A Stable-Set Bound and Maximal Numbers of Nash Equilibria in Bimatrix Games
Constantin Ickstadt, Thorsten Theobald, Bernhard von Stengel

TL;DR
This paper proves that the maximum number of Nash equilibria in a 5x5 non-degenerate bimatrix game is at most 31, resolving an open conjecture for this case by linking game theory to polytope combinatorics.
Contribution
It introduces a novel combinatorial obstruction based on equilibrium indices and verifies the bound using classification of 5-dimensional polytopes, solving an open problem.
Findings
Maximum Nash equilibria in 5x5 games is 31.
The bound is verified through polytope classification.

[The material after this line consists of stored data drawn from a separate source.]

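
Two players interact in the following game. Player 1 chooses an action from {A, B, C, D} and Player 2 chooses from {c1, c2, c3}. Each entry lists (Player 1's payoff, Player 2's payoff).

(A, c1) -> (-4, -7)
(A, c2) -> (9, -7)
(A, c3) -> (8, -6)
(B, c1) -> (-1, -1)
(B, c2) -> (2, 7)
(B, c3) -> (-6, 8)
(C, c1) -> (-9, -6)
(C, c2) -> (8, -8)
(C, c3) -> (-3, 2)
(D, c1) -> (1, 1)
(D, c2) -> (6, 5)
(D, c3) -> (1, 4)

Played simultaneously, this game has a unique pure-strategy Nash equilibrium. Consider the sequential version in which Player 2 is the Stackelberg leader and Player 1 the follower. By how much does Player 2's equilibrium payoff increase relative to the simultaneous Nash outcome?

7

Player 1 best-responds to each possible Player 2 move:
- c1: Player 1 compares -4, -1, -9, 1 and picks D; Player 2 would get 1.
- c2: Player 1 compares 9, 2, 8, 6 and picks A; Player 2 would get -7.
- c3: Player 1 compares 8, -6, -3, 1 and picks A; Player 2 would get -6.
Maximizing over 1, -7, -6, Player 2 chooses c1. Subgame-perfect outcome: (D, c1) with payoffs (1, 1).
For the simultaneous game, intersect best replies.
Player 1's best replies: c1→D; c2→A; c3→A.
Player 2's best replies: A→c3; B→c3; C→c3; D→c2.
Only (A, c3) has each player best-responding; Nash payoffs (8, -6).
Player 2's commitment gain: 1 − -6 = 7.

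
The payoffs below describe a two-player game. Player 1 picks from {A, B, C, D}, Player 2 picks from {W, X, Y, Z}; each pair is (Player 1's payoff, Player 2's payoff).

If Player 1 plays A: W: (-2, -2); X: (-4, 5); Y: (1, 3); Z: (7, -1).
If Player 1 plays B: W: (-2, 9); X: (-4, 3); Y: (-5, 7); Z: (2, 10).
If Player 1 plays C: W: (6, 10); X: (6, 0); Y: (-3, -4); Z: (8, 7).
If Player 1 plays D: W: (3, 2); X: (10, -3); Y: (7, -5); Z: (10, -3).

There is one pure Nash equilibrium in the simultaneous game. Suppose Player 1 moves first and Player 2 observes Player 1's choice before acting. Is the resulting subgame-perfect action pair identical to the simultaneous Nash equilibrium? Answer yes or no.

Solve by backward induction (Player 1 leads).
- A → Player 2 plays X (best of -2, 5, 3, -1); Player 1 gets -4.
- B → Player 2 plays Z (best of 9, 3, 7, 10); Player 1 gets 2.
- C → Player 2 plays W (best of 10, 0, -4, 7); Player 1 gets 6.
- D → Player 2 plays W (best of 2, -3, -5, -3); Player 1 gets 3.
Among -4, 2, 6, 3, the best is 6 at C. Subgame-perfect outcome: (C, W) with payoffs (6, 10).
Now find the simultaneous Nash equilibrium.
Player 1's best replies: W→C; X→D; Y→D; Z→D.
Player 2's best replies: A→X; B→Z; C→W; D→W.
Only (C, W) has each player best-responding; Nash payoffs (6, 10).
Sequential outcome (C, W) coincides with the Nash profile (C, W).

yes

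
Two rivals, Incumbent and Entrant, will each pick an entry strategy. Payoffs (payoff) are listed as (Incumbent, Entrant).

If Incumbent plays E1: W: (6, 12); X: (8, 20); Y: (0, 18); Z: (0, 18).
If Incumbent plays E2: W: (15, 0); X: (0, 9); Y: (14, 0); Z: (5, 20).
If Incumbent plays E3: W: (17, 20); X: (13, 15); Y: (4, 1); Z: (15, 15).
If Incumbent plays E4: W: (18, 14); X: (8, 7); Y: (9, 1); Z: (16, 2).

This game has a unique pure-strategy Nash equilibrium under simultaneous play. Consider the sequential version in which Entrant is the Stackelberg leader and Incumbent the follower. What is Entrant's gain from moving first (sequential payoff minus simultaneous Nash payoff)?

Work backward from Incumbent's decision.
- W → Incumbent plays E4 (best of 6, 15, 17, 18); Entrant gets 14.
- X → Incumbent plays E3 (best of 8, 0, 13, 8); Entrant gets 15.
- Y → Incumbent plays E2 (best of 0, 14, 4, 9); Entrant gets 0.
- Z → Incumbent plays E4 (best of 0, 5, 15, 16); Entrant gets 2.
Maximizing over 14, 15, 0, 2, Entrant chooses X. Subgame-perfect outcome: (E3, X) with payoffs (13, 15).
Now find the simultaneous Nash equilibrium.
Incumbent's best replies: W→E4; X→E3; Y→E2; Z→E4.
Entrant's best replies: E1→X; E2→Z; E3→W; E4→W.
Only (E4, W) has each player best-responding; Nash payoffs (18, 14).
Entrant's commitment gain: 15 − 14 = 1.

1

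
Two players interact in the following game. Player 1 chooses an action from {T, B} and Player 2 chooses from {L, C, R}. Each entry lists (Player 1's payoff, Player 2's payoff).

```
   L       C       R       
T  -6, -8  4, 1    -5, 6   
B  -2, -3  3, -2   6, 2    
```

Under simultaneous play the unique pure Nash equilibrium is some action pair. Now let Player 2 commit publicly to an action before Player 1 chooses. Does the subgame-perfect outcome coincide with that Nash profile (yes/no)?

yes

Backward induction with Player 2 moving first.
- L → Player 1 plays B (best of -6, -2); Player 2 gets -3.
- C → Player 1 plays T (best of 4, 3); Player 2 gets 1.
- R → Player 1 plays B (best of -5, 6); Player 2 gets 2.
Among -3, 1, 2, the best is 2 at R. Subgame-perfect outcome: (B, R) with payoffs (6, 2).
Now find the simultaneous Nash equilibrium.
Player 1's best replies: L→B; C→T; R→B.
Player 2's best replies: T→R; B→R.
Only (B, R) has each player best-responding; Nash payoffs (6, 2).
Sequential outcome (B, R) coincides with the Nash profile (B, R).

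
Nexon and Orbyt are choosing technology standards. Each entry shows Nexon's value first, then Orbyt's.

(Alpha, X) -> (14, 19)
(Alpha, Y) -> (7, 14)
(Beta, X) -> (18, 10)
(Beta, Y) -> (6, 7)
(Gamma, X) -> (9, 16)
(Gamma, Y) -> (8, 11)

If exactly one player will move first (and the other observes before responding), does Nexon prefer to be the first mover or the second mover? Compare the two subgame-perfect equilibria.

If Nexon leads: Orbyt's best replies are Alpha→X, Beta→X, Gamma→X; Nexon's induced payoffs 14, 18, 9; outcome (Beta, X), payoffs (18, 10).
If Orbyt leads: Nexon's best replies are X→Beta, Y→Gamma; Orbyt's induced payoffs 10, 11; outcome (Gamma, Y), payoffs (8, 11).
Nexon gets 18 moving first and 8 moving second, so Nexon prefers to move first.

first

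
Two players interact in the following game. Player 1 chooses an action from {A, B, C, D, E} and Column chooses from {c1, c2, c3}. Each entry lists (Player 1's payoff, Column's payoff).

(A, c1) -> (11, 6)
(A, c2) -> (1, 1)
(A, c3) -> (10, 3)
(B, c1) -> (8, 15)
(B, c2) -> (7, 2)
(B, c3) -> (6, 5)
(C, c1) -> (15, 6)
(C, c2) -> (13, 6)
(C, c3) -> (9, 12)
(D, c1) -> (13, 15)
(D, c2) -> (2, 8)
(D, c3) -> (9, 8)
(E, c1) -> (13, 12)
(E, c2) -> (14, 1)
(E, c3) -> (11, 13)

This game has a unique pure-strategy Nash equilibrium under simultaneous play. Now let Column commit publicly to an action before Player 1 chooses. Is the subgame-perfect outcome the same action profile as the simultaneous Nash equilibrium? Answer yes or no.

Work backward from Player 1's decision.
- c1: Player 1 compares 11, 8, 15, 13, 13 and picks C; Column would get 6.
- c2: Player 1 compares 1, 7, 13, 2, 14 and picks E; Column would get 1.
- c3: Player 1 compares 10, 6, 9, 9, 11 and picks E; Column would get 13.
Column's induced payoffs are 6, 1, 13, so Column commits to c3. Subgame-perfect outcome: (E, c3) with payoffs (11, 13).
Now find the simultaneous Nash equilibrium.
Player 1's best replies: c1→C; c2→E; c3→E.
Column's best replies: A→c1; B→c1; C→c3; D→c1; E→c3.
Only (E, c3) has each player best-responding; Nash payoffs (11, 13).
Sequential outcome (E, c3) coincides with the Nash profile (E, c3).

yes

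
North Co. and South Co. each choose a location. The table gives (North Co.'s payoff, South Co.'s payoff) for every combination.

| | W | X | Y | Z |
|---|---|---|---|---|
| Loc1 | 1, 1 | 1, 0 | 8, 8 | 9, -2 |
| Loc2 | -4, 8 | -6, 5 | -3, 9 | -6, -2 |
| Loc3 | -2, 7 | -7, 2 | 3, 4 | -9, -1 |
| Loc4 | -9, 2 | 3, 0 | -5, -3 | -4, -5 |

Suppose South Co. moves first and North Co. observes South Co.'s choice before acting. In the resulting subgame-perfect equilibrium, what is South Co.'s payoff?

Solve by backward induction (South Co. leads).
- W: BR = Loc1, leader payoff 1.
- X: BR = Loc4, leader payoff 0.
- Y: BR = Loc1, leader payoff 8.
- Z: BR = Loc1, leader payoff -2.
Among 1, 0, 8, -2, the best is 8 at Y. Subgame-perfect outcome: (Loc1, Y) with payoffs (8, 8).

8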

The approach links game theory with polytope combinatorics.
Abstract
Quint and Shubik (1997) conjectured that a non-degenerate n-by-n game has at most 2^n-1 Nash equilibria in mixed strategies. The conjecture is true for n at most 4 but false for n=6 or larger. We answer it positively for the remaining case n=5, which had been open since 1999. The problem can be translated to a combinatorial question about the vertices of a pair of simple n-polytopes with 2n facets. We introduce a novel obstruction based on the index of an equilibrium, which states that equilibrium vertices belong to two equal-sized disjoint stable sets of the graph of the polytope. This bound is verified directly using the known classification of the 159,375 combinatorial types of dual neighborly polytopes in dimension 5 with 10 facets. Non-neighborly polytopes are analyzed with additional combinatorial techniques where the bound is used for their disjoint facets.